Today was easy though cold!  Guy’s wonderful parents took us to breakfast in the gracious dining room of the Hotel Saskatchewan, then waited as we rumbled all of our suitcases and instrument cases back down to the lobby.  The presenters had arranged for a stretch limo for us that made us feel like startled nobility.  We sat back and enjoyed the ride as the driver took care of all our suitcases and made us wish that we could take him on the whole tour.

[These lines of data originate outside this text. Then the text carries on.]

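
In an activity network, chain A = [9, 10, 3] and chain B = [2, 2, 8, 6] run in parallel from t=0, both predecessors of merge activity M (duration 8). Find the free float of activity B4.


ES(B4) = sum of predecessors on chain B = 12
EF(B4) = ES + duration = 12 + 6 = 18
Successor of B4 is M. ES(M) = max(sum(A), sum(B)) = max(22, 18) = 22
Free float = ES(successor) - EF(current) = 22 - 18 = 4

4


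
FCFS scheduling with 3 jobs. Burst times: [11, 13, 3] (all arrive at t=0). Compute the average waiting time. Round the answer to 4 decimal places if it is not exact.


FCFS order (as given): [11, 13, 3]
Waiting times:
  Job 1: wait = 0
  Job 2: wait = 11
  Job 3: wait = 24
Sum of waiting times = 35
Average waiting time = 35/3 = 11.6667

11.6667


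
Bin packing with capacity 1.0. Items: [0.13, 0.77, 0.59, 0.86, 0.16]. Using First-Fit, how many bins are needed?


Place items sequentially using First-Fit:
  Item 0.13 -> new Bin 1
  Item 0.77 -> Bin 1 (now 0.9)
  Item 0.59 -> new Bin 2
  Item 0.86 -> new Bin 3
  Item 0.16 -> Bin 2 (now 0.75)
Total bins used = 3

3


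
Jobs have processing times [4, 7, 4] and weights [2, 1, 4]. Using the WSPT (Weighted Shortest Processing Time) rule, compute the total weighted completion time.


Compute p/w ratios and sort ascending (WSPT): [(4, 4), (4, 2), (7, 1)]
Compute weighted completion times:
  Job (p=4,w=4): C=4, w*C=4*4=16
  Job (p=4,w=2): C=8, w*C=2*8=16
  Job (p=7,w=1): C=15, w*C=1*15=15
Total weighted completion time = 47

47


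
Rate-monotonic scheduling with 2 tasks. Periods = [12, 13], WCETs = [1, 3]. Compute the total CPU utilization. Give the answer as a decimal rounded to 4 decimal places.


Compute individual utilizations (exact fractions):
  Task 1: C/T = 1/12 (approx. 0.0833)
  Task 2: C/T = 3/13 (approx. 0.2308)
Total utilization U = 1/12 + 3/13 = 49/156
Rounded to 4 decimal places: U = 0.3141
RM (Liu & Layland) bound for 2 tasks = 0.828427; compare with U = 49/156 (approx. 0.314103)
U <= bound, so schedulable by RM sufficient condition.

0.3141


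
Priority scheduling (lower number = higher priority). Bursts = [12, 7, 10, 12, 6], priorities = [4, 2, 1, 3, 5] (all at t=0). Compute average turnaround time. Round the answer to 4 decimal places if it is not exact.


Sort by priority (ascending = highest first):
Order: [(1, 10), (2, 7), (3, 12), (4, 12), (5, 6)]
Completion times:
  Priority 1, burst=10, C=10
  Priority 2, burst=7, C=17
  Priority 3, burst=12, C=29
  Priority 4, burst=12, C=41
  Priority 5, burst=6, C=47
Average turnaround = 144/5 = 28.8

28.8


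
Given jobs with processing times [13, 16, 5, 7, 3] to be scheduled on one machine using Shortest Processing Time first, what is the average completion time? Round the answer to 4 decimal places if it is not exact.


Sort jobs by processing time (SPT order): [3, 5, 7, 13, 16]
Compute completion times sequentially:
  Job 1: processing = 3, completes at 3
  Job 2: processing = 5, completes at 8
  Job 3: processing = 7, completes at 15
  Job 4: processing = 13, completes at 28
  Job 5: processing = 16, completes at 44
Sum of completion times = 98
Average completion time = 98/5 = 19.6

19.6


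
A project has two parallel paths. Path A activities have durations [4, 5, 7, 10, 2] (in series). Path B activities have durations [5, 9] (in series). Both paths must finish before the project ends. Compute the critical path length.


Path A total = 4 + 5 + 7 + 10 + 2 = 28
Path B total = 5 + 9 = 14
Critical path = longest path = max(28, 14) = 28

28


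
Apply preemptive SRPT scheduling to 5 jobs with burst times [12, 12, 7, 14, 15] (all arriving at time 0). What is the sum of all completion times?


Since all jobs arrive at t=0, SRPT equals SPT ordering.
SPT order: [7, 12, 12, 14, 15]
Completion times:
  Job 1: p=7, C=7
  Job 2: p=12, C=19
  Job 3: p=12, C=31
  Job 4: p=14, C=45
  Job 5: p=15, C=60
Total completion time = 7 + 19 + 31 + 45 + 60 = 162

162


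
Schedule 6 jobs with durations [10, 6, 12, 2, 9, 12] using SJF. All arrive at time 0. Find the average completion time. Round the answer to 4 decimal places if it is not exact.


SJF order (ascending): [2, 6, 9, 10, 12, 12]
Completion times:
  Job 1: burst=2, C=2
  Job 2: burst=6, C=8
  Job 3: burst=9, C=17
  Job 4: burst=10, C=27
  Job 5: burst=12, C=39
  Job 6: burst=12, C=51
Average completion = 144/6 = 24.0

24.0


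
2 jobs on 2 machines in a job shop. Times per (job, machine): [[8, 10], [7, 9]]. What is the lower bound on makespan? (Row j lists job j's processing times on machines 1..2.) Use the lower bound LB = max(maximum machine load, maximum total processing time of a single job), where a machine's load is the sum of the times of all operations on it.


Machine loads:
  Machine 1: 8 + 7 = 15
  Machine 2: 10 + 9 = 19
Max machine load = 19
Job totals:
  Job 1: 18
  Job 2: 16
Max job total = 18
Lower bound = max(19, 18) = 19

19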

Our flight to Calgary was on an even smaller plane but we have been lucky in finding places to stow our instruments and heavy coats.  We waited a long time for our rental car… the solicitous clerk offered us a king cab pickup truck to make up for the delay but we opted to wait.  To reward us for waiting an hour, they upgraded us to a computer-assisted, smooth-running SUV and we navigated our way to downtown Calgary.  A very cold day (-28 C) and our 21st-floor hotel room was unheated with ice building up on our windows as we left to teach a masterclass at Mount Royal University Conservatory.

The class was a lively mix of academy students. The young performers included a flute and percussion duo (Fiona Ferguson and Eric Fry) and two horn players (Justin Malchow and Megan Van Horne).  We played a mini concert for them at the beginning and end of the class and fielded some welcome questions from the audience (how and why did we develop our duo, how do we create programming for children’s concerts, how did we develop our rapid articulation skills).

I was very happy to have a wonderful former student in the audience, Liz Morrison.  And to complete our activities, Tom Holst of St John’s Music (sponsor of the masterclass) brought over a collection of trumpets (regular and rotary) and french horns for the students and pros to try.

Afterwards, we went to a wonderful dinner at the Indian restaurant called Green Chile with the organizer of the masterclass, Laurie Matiation  (hornist with the Calgary Symphony and coördinator of the brass programme at Mount Royal University) and two engaging trumpeters (Ian and Nathalie).

When we returned to the hotel, they had moved us to a heated room and we have flopped into bed.  Tomorrow we drive to Brooks.

NB for the bassoon players… I will talk about the reed-life in very cold, dry conditions!